Black College Nines
The History of HBCU Baseball
and Integrators of Historically White College Baseball Programs
Did you know…
- the first documented hit in the history of intercollegiate baseball was recorded in 1859 by the Amherst College team captain who later became the president of HBCU Tougaloo College in Mississippi?
- the first recorded intercollegiate baseball game involving two black colleges took place in New Orleans, Louisiana in 1887?
- the first director of the National Association for the Advancement of Colored People (NAACP) played baseball for Atlanta University in 1892? He also penned the words to the “Negro National Anthem”, Lift Ev’ry Voice and Sing.

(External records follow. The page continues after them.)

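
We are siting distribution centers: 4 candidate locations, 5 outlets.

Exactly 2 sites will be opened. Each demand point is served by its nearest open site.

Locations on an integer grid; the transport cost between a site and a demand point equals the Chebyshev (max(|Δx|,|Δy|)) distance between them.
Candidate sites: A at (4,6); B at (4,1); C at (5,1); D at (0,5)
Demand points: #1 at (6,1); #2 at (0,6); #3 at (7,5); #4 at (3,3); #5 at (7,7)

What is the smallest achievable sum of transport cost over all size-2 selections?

13

Open {A, C}.
  #1→C 1, #2→A 4, #3→A 3, #4→C 2, #5→A 3  ⇒ total 13.
Compare {A, B}: total 14.
Compare {C, D}: total 14.
No size-2 selection does better; minimum is 13.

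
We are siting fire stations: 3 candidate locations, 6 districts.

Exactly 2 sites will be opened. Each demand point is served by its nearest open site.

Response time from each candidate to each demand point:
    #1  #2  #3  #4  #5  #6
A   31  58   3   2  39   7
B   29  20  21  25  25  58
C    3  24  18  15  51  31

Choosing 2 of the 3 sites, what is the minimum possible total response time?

78

Open {A, C}.
  #1→C 3, #2→C 24, #3→A 3, #4→A 2, #5→A 39, #6→A 7  ⇒ total 78.
Compare {A, B}: total 86.
Compare {B, C}: total 112.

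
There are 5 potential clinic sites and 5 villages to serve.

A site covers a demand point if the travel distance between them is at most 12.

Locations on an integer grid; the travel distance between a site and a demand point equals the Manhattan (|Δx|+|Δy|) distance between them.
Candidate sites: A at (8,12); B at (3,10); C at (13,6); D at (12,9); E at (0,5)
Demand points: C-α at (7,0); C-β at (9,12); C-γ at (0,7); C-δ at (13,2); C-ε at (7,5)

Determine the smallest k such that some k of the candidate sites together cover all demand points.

2

Coverage sets (demand points within 12 of each site):
  A: {C-β, C-ε}
  B: {C-β, C-γ, C-ε}
  C: {C-α, C-β, C-δ, C-ε}
  D: {C-β, C-δ, C-ε}
  E: {C-α, C-γ, C-ε}
No single site covers all 5 demand points.
But {B, C} covers everything, so the minimum is 2.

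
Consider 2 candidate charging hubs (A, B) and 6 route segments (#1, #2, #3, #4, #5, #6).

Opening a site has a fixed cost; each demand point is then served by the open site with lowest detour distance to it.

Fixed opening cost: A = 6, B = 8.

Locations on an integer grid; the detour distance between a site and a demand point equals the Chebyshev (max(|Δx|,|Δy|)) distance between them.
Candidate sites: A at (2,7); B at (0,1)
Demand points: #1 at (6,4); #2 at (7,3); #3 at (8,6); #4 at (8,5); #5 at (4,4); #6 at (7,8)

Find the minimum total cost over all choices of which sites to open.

Open {A}: assign each demand point to its cheapest open site.
  #1→A 4, #2→A 5, #3→A 6, #4→A 6, #5→A 3, #6→A 5
  detour distance 29, fixed 6 → total 35.
Compare {A, B}: detour distance 29 + fixed 14 = 43.
Compare {B}: detour distance 40 + fixed 8 = 48.

35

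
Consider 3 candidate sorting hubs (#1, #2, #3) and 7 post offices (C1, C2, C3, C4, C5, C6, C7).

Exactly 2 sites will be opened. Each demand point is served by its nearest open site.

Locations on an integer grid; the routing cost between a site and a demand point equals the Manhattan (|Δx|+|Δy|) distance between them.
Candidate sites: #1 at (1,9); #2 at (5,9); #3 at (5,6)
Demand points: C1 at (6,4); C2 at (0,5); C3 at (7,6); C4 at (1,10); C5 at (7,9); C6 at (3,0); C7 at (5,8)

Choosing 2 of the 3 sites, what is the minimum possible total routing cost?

Open {#1, #3}.
  C1→#3 3, C2→#1 5, C3→#3 2, C4→#1 1, C5→#3 5, C6→#3 8, C7→#3 2  ⇒ total 26.
Compare {#2, #3}: total 27.
Compare {#1, #2}: total 31.

26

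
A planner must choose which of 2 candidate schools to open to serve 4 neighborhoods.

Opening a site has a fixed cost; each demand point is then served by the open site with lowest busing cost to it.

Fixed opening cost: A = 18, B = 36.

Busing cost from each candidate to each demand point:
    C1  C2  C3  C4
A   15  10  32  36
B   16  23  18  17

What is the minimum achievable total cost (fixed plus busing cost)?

Open {B}: assign each demand point to its cheapest open site.
  C1→B 16, C2→B 23, C3→B 18, C4→B 17
  busing cost 74, fixed 36 → total 110.
Compare {A}: busing cost 93 + fixed 18 = 111.
Compare {A, B}: busing cost 60 + fixed 54 = 114.

110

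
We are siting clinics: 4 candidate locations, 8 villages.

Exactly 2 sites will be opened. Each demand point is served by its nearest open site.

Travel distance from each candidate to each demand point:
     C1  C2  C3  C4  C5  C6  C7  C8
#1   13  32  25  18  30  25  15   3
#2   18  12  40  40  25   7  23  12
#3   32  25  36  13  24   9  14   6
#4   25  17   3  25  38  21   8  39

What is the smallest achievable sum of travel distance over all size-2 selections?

105

Open {#3, #4}.
  C1→#4 25, C2→#4 17, C3→#4 3, C4→#3 13, C5→#3 24, C6→#3 9, C7→#4 8, C8→#3 6  ⇒ total 105.
Compare {#2, #4}: total 110.
Compare {#1, #4}: total 113.
No size-2 selection does better; minimum is 105.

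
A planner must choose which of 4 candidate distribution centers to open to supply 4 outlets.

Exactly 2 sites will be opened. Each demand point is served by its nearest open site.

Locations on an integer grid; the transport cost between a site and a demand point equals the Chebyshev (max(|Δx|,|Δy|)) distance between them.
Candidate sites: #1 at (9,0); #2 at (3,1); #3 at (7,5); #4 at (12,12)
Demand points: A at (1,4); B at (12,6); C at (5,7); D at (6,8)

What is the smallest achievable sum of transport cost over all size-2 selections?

Open {#2, #3}.
  A→#2 3, B→#3 5, C→#3 2, D→#3 3  ⇒ total 13.
Compare {#1, #3}: total 16.
Compare {#3, #4}: total 16.
No size-2 selection does better; minimum is 13.

13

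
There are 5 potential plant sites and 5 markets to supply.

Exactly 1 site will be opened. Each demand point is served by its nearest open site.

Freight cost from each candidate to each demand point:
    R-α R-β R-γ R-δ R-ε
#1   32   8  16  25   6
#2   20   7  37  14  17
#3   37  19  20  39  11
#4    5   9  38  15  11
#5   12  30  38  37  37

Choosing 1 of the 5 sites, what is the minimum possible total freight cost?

78

Open {#4}.
  R-α→#4 5, R-β→#4 9, R-γ→#4 38, R-δ→#4 15, R-ε→#4 11  ⇒ total 78.
Compare {#1}: total 87.
Compare {#2}: total 95.
No size-1 selection does better; minimum is 78.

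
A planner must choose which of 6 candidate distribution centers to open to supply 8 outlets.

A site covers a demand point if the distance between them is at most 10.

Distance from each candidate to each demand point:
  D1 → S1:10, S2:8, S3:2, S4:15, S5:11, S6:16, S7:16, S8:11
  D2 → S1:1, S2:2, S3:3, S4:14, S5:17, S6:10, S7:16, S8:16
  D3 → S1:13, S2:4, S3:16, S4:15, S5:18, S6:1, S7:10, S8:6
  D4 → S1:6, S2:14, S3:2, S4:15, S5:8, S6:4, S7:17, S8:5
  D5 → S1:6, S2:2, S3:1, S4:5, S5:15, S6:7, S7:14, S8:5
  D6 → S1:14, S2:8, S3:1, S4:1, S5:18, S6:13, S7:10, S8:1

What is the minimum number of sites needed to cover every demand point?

2

Coverage sets (demand points within 10 of each site):
  D1: {S1, S2, S3}
  D2: {S1, S2, S3, S6}
  D3: {S2, S6, S7, S8}
  D4: {S1, S3, S5, S6, S8}
  D5: {S1, S2, S3, S4, S6, S8}
  D6: {S2, S3, S4, S7, S8}
No single site covers all 8 demand points.
But {D4, D6} covers everything, so the minimum is 2.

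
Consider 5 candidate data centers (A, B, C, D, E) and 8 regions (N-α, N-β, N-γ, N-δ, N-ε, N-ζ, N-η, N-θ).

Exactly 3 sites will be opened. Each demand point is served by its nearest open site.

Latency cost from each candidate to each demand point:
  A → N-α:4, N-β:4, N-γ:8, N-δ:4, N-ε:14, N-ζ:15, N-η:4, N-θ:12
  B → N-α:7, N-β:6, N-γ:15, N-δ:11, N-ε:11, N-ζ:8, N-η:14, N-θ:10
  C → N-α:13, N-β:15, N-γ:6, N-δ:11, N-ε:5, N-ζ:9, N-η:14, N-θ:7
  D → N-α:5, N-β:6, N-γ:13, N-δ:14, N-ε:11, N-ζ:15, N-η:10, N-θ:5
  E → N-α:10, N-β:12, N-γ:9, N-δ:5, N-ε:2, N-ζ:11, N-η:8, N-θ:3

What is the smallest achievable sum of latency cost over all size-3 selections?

Open {A, C, E}.
  N-α→A 4, N-β→A 4, N-γ→C 6, N-δ→A 4, N-ε→E 2, N-ζ→C 9, N-η→A 4, N-θ→E 3  ⇒ total 36.
Compare {A, B, E}: total 37.
Compare {A, D, E}: total 40.
No size-3 selection does better; minimum is 36.

36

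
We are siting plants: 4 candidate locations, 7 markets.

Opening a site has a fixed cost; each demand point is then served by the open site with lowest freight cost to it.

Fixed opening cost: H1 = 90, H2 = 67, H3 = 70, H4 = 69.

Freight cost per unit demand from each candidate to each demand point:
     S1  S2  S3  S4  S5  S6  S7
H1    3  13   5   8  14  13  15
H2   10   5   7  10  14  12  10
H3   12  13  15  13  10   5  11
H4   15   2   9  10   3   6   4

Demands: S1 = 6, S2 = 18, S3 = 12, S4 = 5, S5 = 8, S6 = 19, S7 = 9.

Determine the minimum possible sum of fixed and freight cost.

Open {H1, H4}: assign each demand point to its cheapest open site.
  S1→H1 6×3=18, S2→H4 18×2=36, S3→H1 12×5=60, S4→H1 5×8=40, S5→H4 8×3=24, S6→H4 19×6=114, S7→H4 9×4=36
  freight cost 328, fixed 159 → total 487.
Compare {H4}: freight cost 458 + fixed 69 = 527.
Compare {H1, H3, H4}: freight cost 309 + fixed 229 = 538.
Compare {H2, H4}: freight cost 404 + fixed 136 = 540.
All other subsets cost ≥ 527. Minimum total cost: 487.

487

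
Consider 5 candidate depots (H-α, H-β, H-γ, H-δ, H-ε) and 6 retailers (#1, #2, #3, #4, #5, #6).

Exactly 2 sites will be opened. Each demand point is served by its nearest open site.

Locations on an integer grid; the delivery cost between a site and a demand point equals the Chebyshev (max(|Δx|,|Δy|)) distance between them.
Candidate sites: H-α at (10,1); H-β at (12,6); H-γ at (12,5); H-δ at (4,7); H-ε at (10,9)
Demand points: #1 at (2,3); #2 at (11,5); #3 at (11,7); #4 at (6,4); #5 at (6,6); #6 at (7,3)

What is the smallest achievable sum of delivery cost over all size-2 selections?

15

Open {H-β, H-δ}.
  #1→H-δ 4, #2→H-β 1, #3→H-β 1, #4→H-δ 3, #5→H-δ 2, #6→H-δ 4  ⇒ total 15.
Compare {H-γ, H-δ}: total 16.
Compare {H-δ, H-ε}: total 19.
No size-2 selection does better; minimum is 15.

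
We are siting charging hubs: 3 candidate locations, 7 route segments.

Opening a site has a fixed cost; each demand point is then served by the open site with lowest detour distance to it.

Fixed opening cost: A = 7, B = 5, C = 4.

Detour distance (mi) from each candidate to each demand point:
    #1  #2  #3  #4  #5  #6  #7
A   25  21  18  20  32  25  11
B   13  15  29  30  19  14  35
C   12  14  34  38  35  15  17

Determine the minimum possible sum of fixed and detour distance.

Open {A, B}: assign each demand point to its cheapest open site.
  #1→B 13, #2→B 15, #3→A 18, #4→A 20, #5→B 19, #6→B 14, #7→A 11
  detour distance 110, fixed 12 → total 122.
Compare {A, B, C}: detour distance 108 + fixed 16 = 124.
Compare {A, C}: detour distance 122 + fixed 11 = 133.
Compare {B, C}: detour distance 135 + fixed 9 = 144.
All other subsets cost ≥ 124. Minimum total cost: 122.

122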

- the longest single season winning streak in college baseball history (46 games) was recorded by a Georgia HBCU baseball program in 2000?
Historically Black College and University baseball (commonly referred to as HBCU baseball or black college baseball) has been part of the collegiate baseball scene dating back to 1887 when Southern University and Straight University faced off in New Orleans, Louisiana.
Those two black college “nines” (the moniker that was first used in the nineteenth century referencing a baseball team) paved the way for other student-athletes to flourish and move on to have impactful professional careers such as civil rights icons like former NAACP executive directors James Weldon Johnson and Walter White, community leaders, educators and college presidents, as well as Negro League all-time greats like Buck O’Neil, Dave Malarcher, Hilton Smith and Willie Wells, and Major League Baseball Hall of Farmers like Lou Brock and Andre Dawson.
Black College Nines is a detailed history with illustrations of baseball at Historical Black Colleges and Universities through the completion of the 2019 spring season, and includes African-Americans who integrated baseball programs at Historically White Institutions. An appendix lincludes national statistical leaders and recordholders from HBCUs, conference champions, drafted players and more.